Doctor of Philosophy (PhD)


Ocean/Earth/Atmos Sciences



Committee Director

Gabriel T. Csanady

Committee Member

Chester E. Grosch

Committee Member

John M. Klinck


The generation mechanism of short wind waves is generally thought to be a viscous instability at the air-sea interface. The short, regular waves arising from a sudden wind on a still water surface have a dispersion relation which is characteristic of gravity-capillary waves. The effects of variable surface tension, viscosity and shear flow parameters on the behavior of these waves were studied.

A numerical hydrodynamic stability analysis of a coupled laminar shear flow was accomplished by integrating a transformed version of the Orr-Sommerfeld equation, subject to the boundary conditions at a two-fluid interface. Unbounded growth problems usually encountered in a direct numerical integration of the Orr-Sommerfeld equation were avoided by the use of the compound matrix method, an efficient numerical technique based on a Riccati transformation. Phase speeds and growth rates of the waves generated by the instability mechanism were obtained for various surface tension and viscosity values as well as for different shear flow characteristics.
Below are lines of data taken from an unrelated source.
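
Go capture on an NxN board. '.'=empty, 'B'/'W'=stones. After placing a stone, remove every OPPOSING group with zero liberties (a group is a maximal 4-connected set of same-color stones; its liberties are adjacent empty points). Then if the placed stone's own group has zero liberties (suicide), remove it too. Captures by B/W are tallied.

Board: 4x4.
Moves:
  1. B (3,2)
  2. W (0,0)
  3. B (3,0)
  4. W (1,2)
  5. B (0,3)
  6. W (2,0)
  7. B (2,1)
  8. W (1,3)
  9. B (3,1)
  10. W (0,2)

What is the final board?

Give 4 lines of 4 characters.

Answer: W.W.
..WW
WB..
BBB.

Derivation:
Move 1: B@(3,2) -> caps B=0 W=0
Move 2: W@(0,0) -> caps B=0 W=0
Move 3: B@(3,0) -> caps B=0 W=0
Move 4: W@(1,2) -> caps B=0 W=0
Move 5: B@(0,3) -> caps B=0 W=0
Move 6: W@(2,0) -> caps B=0 W=0
Move 7: B@(2,1) -> caps B=0 W=0
Move 8: W@(1,3) -> caps B=0 W=0
Move 9: B@(3,1) -> caps B=0 W=0
Move 10: W@(0,2) -> caps B=0 W=1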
The conjectured maximum growth rate/minimum phase speed relationship is shown to be valid only for specific values of surface tension. Changes in the viscosity of water are shown to have a large effect on the behavior of the waves, while changes in the viscosity of air do not. The role of the air velocity profile characteristics are shown to be subordinate to those of water-side parameters in the generation and subsequent growth of the initially appearing short waves. The disturbance is confined to a narrow region on either side of the interface which is of much smaller scale than free wave motion.